Do you have any suggestions as to what I can do to improve my vocabulary, grammar, writing and my flow of ideas that will not take up too much time?
NOTE: This reader is referring to Advanced Placement classes. “AP courses” are college courses made available to high school students. They are generally considered to be more rigorous than general high school courses and usually require more reading and writing.
This note from a young reader made me think of the story about the young man who was in love with a young woman. Her family moved to another town a thousand miles away. Distraught, the young man went to the local sage and told him his sad story. The sage looked at him thoughtfully and then spoke. “How is it, young man, that you love this young woman and she is a thousand miles away?”
Writing is like love. You go the distance. You find the time.
High School Students Have More Time Than Adults
One of my greatest regrets as I head into my retirement years is that I wasted so much time because of the petrifying notion that I had to wait to get serious about writing until after I’d met all my domestic responsibilities.
Women caring for husbands and pre-schoolers, and men working two jobs to keep their children in clothes and school supplies are certainly at a disadvantage if professional writing is their goal. Nevertheless if the desire is strong enough, they’ll steal hours from their sleep to find the time to put words to paper.
Unlike an adult caught up in the necessities of providing for the needs of others, a high school AP student has opportunities built into the work day.
Every situation differs, I know, but it seems to me that an AP student would find plenty of opportunity to “improve vocabulary, grammar, writing and flow of ideas” in the process of doing the AP course work.
A course in any discipline, even math, can provide vocabulary growth as the student learns the specialized terms of the subject.
An AP English course is a gift for the budding writer. It provides the opportunity for close reading of serious literature. Not only will such reading add to the student’s vocabulary, it will do it in a way that cramming on vocabulary lists will never do because the words are presented in context.
AP History will not only provide new vocabulary, it will furnish the student’s mind with ideas and information that one day can be distilled into fiction or personal essay writing.
Nothing is lost to the writer. That’s where writers have it all over non-writers. Even a tedious wait in a doctor’s office provides material.
Like vocabulary, grammar is better learned from reading than from doing isolated exercises.
A common fault that I see in the writing of many young people is the uncertain grasp of prepositions. Many young native English speakers use prepositions as if English were their second language. If they read widely, they’d absorb the idioms.
Writing and Flow of Ideas
An AP English syllabus I pulled up on the web requires eleven essays. How is this not a built-in opportunity for writing practice?
Some of the works of literature being studied for this class are The Canterbury Tales, The Inferno and All Quiet on the Western Front. Like I said, a gift.
Courses other than AP English offer plenty of opportunity for improving writing and flow of ideas.

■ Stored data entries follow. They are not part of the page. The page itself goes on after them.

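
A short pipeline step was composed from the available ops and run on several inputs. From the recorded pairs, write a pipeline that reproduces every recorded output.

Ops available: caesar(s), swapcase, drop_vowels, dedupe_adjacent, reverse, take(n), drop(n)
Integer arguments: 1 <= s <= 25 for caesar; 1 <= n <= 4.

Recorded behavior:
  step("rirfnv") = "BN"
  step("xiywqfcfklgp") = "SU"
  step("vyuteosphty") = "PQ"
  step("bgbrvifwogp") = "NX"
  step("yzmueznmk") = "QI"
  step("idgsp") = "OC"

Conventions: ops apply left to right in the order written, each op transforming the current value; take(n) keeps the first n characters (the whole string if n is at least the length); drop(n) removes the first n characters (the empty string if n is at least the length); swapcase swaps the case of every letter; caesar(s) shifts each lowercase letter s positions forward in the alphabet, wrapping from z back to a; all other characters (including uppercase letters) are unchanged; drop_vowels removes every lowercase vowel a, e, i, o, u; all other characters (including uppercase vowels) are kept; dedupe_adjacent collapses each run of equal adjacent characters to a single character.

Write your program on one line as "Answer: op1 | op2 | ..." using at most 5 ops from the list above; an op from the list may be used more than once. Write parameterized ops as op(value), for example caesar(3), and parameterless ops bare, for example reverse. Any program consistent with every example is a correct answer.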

For example, not all textbooks are well-written. Some seem designed to put the reader to sleep. Students of writing can read textbooks on any subject not just for information, but for style. They can compare the interesting parts with the soporific ones. What makes the writing slow down? Is it sentence length? Is it unnecessarily erudite vocabulary? What about transitions? What words does the writer use to get from one idea to the next? How could the writing be improved?
Make Your Courses Work for You
The young writer who set me this question is to be admired for recognizing the fact that writing must be cultivated.
My advice, try to stop seeing the AP coursework as an impediment to writing and make it work for you. The practice of writing half a page a day was a great idea. Resume it if at all possible. If all you can find is ten minutes, write a few lines. If nothing else, take the time to write the words “I am a writer” before you drop off to sleep.